Looking ahead, we recognize that some features like **net rating (NRtg)** or **simple rating system (SRS)** may deserve different weighting or scaling. While historically strong, their raw values may not fully capture playoff readiness or roster context. Additionally, while using only post-2004 data kept things consistent (modern pace, 3-point era, etc.), incorporating older seasons with care might further improve the model — as long as we adjust for playstyle shifts.

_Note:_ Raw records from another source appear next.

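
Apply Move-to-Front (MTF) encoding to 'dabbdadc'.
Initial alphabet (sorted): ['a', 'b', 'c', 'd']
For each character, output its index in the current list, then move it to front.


MTF encoding:
'd': index 3 in ['a', 'b', 'c', 'd'] -> ['d', 'a', 'b', 'c']
'a': index 1 in ['d', 'a', 'b', 'c'] -> ['a', 'd', 'b', 'c']
'b': index 2 in ['a', 'd', 'b', 'c'] -> ['b', 'a', 'd', 'c']
'b': index 0 in ['b', 'a', 'd', 'c'] -> ['b', 'a', 'd', 'c']
'd': index 2 in ['b', 'a', 'd', 'c'] -> ['d', 'b', 'a', 'c']
'a': index 2 in ['d', 'b', 'a', 'c'] -> ['a', 'd', 'b', 'c']
'd': index 1 in ['a', 'd', 'b', 'c'] -> ['d', 'a', 'b', 'c']
'c': index 3 in ['d', 'a', 'b', 'c'] -> ['c', 'd', 'a', 'b']


Output: [3, 1, 2, 0, 2, 2, 1, 3]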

After identifying **Logistic Regression** as our best model based on average champion ranking during validation, we ran it on the current **2025 season**. The model predicted the following top 5 teams most likely to win the championship:

| Rank | Team                    | Predicted Probability |
|------|-------------------------|------------------------|
| 1    | **Cleveland Cavaliers** | 15.62%                |
| 2    | Boston Celtics          | 15.44%                |
| 3    | New York Knicks         | 13.77%                |
| 4    | LA Clippers             | 13.31%                |
| 5    | OKC Thunder             | 13.20%                |

And here are the **5 lowest-ranked teams** by predicted championship probability:

| Rank | Team                     | Predicted Probability       |
|------|--------------------------|------------------------------|
| 26   | Charlotte Hornets        | 6.15e-08                    |
| 27   | Brooklyn Nets            | 4.89e-08                    |
| 28   | New Orleans Pelicans     | 2.54e-08                    |
| 29   | Utah Jazz                | 3.92e-09                    |
| 30   | Washington Wizards       | 1.37e-10                    |

While these probabilities don’t guarantee an outcome, they reflect relative strength compared to the rest of the league.

## Disclosures
We used ChatGPT to help clean up our code comments, basically turning our shorthand comments into clearer, more detailed explanations. We also used it for general debugging and figuring out where stuff was breaking.